The cost difference stems from the fact that the House measure is honest enough to include the full 10-year cost of the so-called “doc fix” — $245 billion to reverse scheduled cuts in Medicare payments to physicians — although not fiscally responsible enough to pay for it. The Senate just patches the problem for one year and pretends that doctors take a 25 percent cut in reimbursements the following year and then stay at that low level forever. No one believes that will happen, so the money is going to have to be scrounged up later or else add more to the deficit. At least the House makes that unpleasant fact clear, rather than sweeping it under the rug…

[T]here is widespread agreement that the original spending formula turned out to be unreasonable. Congress wasn’t wrong to override it. What is wrong is to pretend the cost doesn’t exist — and to overhaul the health-care system without dealing with this quarter-trillion-dollar expense…
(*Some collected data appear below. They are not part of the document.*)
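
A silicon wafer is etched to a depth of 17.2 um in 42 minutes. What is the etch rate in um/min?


Step 1: Etch rate = depth / time
Step 2: rate = 17.2 / 42
rate = 0.41 um/min


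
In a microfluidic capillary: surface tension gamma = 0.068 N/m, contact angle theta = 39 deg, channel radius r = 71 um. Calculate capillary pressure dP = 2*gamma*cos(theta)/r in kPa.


Step 1: cos(39 deg) = 0.7771
Step 2: Convert r to m: r = 71e-6 m
Step 3: dP = 2 * 0.068 * 0.7771 / 71e-6 = 1488.5 Pa
Step 4: Convert Pa to kPa (divide by 1000).
dP = 1.49 kPa


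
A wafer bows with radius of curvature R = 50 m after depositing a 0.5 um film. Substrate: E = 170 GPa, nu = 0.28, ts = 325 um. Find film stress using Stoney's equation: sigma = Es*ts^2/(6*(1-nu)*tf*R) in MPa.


Step 1: Compute numerator: Es * ts^2 = 170 * 325^2 = 17956250 (GPa*um^2)
Step 2: Compute denominator (R in um): 6*(1-nu)*tf*R = 6*0.72*0.5*50e6 = 108000000.0 (um^2)
Step 3: sigma (GPa) = 17956250 / 108000000.0 = 1.66262e-01 GPa
Step 4: Convert to MPa (x1000): sigma = 166.3 MPa


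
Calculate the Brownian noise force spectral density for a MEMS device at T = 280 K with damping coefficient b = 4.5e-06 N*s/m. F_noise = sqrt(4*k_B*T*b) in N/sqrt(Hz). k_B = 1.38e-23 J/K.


Step 1: Compute 4 * k_B * T * b
= 4 * 1.38e-23 * 280 * 4.5e-06
= 6.9552e-26 N^2/Hz
Step 2: F_noise = sqrt(6.9552e-26)
F_noise = 2.64e-13 N/sqrt(Hz)


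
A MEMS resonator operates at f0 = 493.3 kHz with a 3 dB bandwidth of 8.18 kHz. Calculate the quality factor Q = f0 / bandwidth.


Step 1: Q = f0 / bandwidth
Step 2: Q = 493.3 / 8.18
Q = 60.3


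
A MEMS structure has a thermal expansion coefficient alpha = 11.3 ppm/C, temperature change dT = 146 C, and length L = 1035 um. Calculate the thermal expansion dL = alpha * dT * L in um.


Step 1: Convert CTE: alpha = 11.3 ppm/C = 11.3e-6 /C
Step 2: dL = 11.3e-6 * 146 * 1035
dL = 1.7075 um


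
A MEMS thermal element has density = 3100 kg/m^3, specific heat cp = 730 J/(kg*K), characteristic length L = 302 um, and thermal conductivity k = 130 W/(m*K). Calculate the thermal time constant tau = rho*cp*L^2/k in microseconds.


Step 1: Convert L to m: L = 302e-6 m
Step 2: L^2 = (302e-6)^2 = 9.1204e-08 m^2
Step 3: tau = 3100 * 730 * 9.1204e-08 / 130 = 1.58765117e-03 s
Step 4: Convert to microseconds (multiply by 1e6).
tau = 1587.651 us


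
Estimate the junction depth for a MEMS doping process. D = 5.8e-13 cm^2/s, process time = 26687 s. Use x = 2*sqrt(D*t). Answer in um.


Step 1: Compute D*t = 5.8e-13 * 26687 = 1.547846e-08 cm^2
Step 2: sqrt(D*t) = 1.24412e-04 cm
Step 3: x = 2 * 1.24412e-04 cm = 2.48824e-04 cm
Step 4: Convert to um (1 cm = 1e4 um): x = 2.488 um


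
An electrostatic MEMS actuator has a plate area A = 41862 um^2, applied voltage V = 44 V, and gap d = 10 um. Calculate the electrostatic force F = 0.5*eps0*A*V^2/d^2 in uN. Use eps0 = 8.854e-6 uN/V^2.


Step 1: Identify parameters.
eps0 = 8.854e-6 uN/V^2, A = 41862 um^2, V = 44 V, d = 10 um
Step 2: Compute V^2 = 44^2 = 1936
Step 3: Compute d^2 = 10^2 = 100
Step 4: F = 0.5 * 8.854e-6 * 41862 * 1936 / 100
F = 3.588 uN


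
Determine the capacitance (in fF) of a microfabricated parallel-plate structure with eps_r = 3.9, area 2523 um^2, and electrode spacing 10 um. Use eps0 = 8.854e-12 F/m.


Step 1: Convert area to m^2: A = 2523e-12 m^2
Step 2: Convert gap to m: d = 10e-6 m
Step 3: C = eps0 * eps_r * A / d
C = 8.854e-12 * 3.9 * 2523e-12 / 10e-6
Step 4: Convert to fF (multiply by 1e15).
C = 8.71 fF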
The administration claims credit for honesty in budgeting because it included the cost of the fix in its projections. But it then gives itself an easy out — declaring that this cost should not be subject to pay-as-you go budgeting rules that would require that the fix not add to the deficit. The House has agreed, decreeing that the SGR fix should be exempted from pay-as-you-go…
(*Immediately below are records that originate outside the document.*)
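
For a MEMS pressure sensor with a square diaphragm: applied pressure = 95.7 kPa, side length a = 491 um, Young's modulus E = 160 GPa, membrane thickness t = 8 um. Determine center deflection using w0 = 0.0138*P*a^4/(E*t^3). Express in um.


Step 1: Convert pressure to compatible units (E is in GPa, so P in GPa).
P = 95.7 kPa = 95.7e-6 GPa
Step 2: Compute numerator: 0.0138 * P * a^4.
a^4 = 491^4 = 58120048561
numerator = 0.0138 * 95.7e-6 * 58120048561 = 7.6757e+04
Step 3: Compute denominator: E * t^3 = 160 * 8^3 = 81920
Step 4: w0 = numerator / denominator = 7.6757e+04 / 81920 = 0.937 um


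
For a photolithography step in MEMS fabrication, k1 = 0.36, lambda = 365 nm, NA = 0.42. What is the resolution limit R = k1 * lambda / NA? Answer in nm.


Step 1: Identify values: k1 = 0.36, lambda = 365 nm, NA = 0.42
Step 2: R = k1 * lambda / NA
R = 0.36 * 365 / 0.42
R = 312.9 nm


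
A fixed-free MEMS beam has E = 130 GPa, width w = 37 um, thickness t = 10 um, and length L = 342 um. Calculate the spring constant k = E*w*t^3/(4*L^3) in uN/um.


Step 1: Convert E to consistent units (1 GPa = 1000 uN/um^2).
E = 130 GPa = 130000 uN/um^2
Step 2: Compute t^3 = 10^3 = 1000
Step 3: Compute L^3 = 342^3 = 40001688
Step 4: k = 130000 * 37 * 1000 / (4 * 40001688)
k = 30.0612 uN/um


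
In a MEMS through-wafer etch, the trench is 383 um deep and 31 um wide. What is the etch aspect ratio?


Step 1: AR = depth / width
Step 2: AR = 383 / 31
AR = 12.4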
the cost to federal taxpayers remains — no matter how much budgetary smoke and mirrors are used to make it seem to disappear, or to postpone the check-writing.
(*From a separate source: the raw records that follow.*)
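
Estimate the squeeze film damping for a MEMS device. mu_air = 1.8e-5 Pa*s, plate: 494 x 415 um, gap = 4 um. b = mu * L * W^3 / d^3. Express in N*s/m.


Step 1: Convert to SI.
L = 494e-6 m, W = 415e-6 m, d = 4e-6 m
Step 2: W^3 = (415e-6)^3 = 7.15e-11 m^3
Step 3: d^3 = (4e-6)^3 = 6.40e-17 m^3
Step 4: b = 1.8e-5 * 494e-6 * 7.15e-11 / 6.40e-17
b = 9.93e-03 N*s/m


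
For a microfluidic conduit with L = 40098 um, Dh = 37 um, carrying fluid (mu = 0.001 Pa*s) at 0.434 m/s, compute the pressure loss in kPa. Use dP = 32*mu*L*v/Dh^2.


Step 1: Convert to SI: L = 40098e-6 m, Dh = 37e-6 m
Step 2: dP = 32 * 0.001 * 40098e-6 * 0.434 / (37e-6)^2
Step 3: dP = 406779.42 Pa
Step 4: Convert to kPa: dP = 406.78 kPa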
But “smoke and mirrors” suggests this issue of the Medicare SGR is just an “illusion”–and it’s not.  Whether policymakers will be able to stick to their current-law commitment about SGR cost savings represents a real policy choice that makes a real and substantial difference.  (CBO wouldn’t score the Senate proposal as “deficit neutral” were it not for the real potential for these real cost savings, and their estimates merely assume that Congress actually sticks to the “plan” as now written.)  The House proposal’s (virtuous-sounding) “honesty” could easily be labeled a “cop-out” or “wimpiness” instead.  The Senate proposal’s (malicious-sounding) “pretending” that the SGR will later be honored could easily be recharacterized as “wishful thinking” or “naivety”–or as just another form of “wimpiness” in kicking the fiscal responsibility can down the road.  The honest and courageous thing for the Administration and Congress to do with this issue would be to start demonstrating that they can save money in the Medicare system by actually complying with the current-law SGR so that the claims that they will stick to the SGR in the future would actually be credible.

But this real issue of real and large policy choices goes way beyond the Medicare SGR.  The SGR is a relatively small part of the broad issue of what it means to be fiscally responsible going forward and whether the “PAYGO” standard that the Administration and Congress have advocated actually encourages (enough) fiscal responsibility.  At $245 billion over ten years, the SGR “doc fix” is less than one tenth the cost of extending the 2001 and 2003 Bush tax cuts and relief from the alternative minimum tax, both of which are exempted from the PAYGO rules and which CBO estimates will cost over $3 trillion over the next ten years.  As I’ve said before, the difference between what is merely “plausible” for the fiscal outlook going forward and what is “probable” or “likely” for the fiscal outlook depends on the courage that politicians can muster when making these huge and real policy choices–and the real range of possibilities spans trillions of dollars and is not just “smoke and mirrors.”

One Response to “Not Just Smoke and Mirrors”

  1. comment number 1 by: murf

    Any mention of “courage” applied to “politicians” is laughable wishful thinking. IF anything passes Vongress I predict that “courageous” will not be an adjective attached to it, “irresponsible” and “smoke and mirrors,” yes, “courageous?” Not in a thousand years.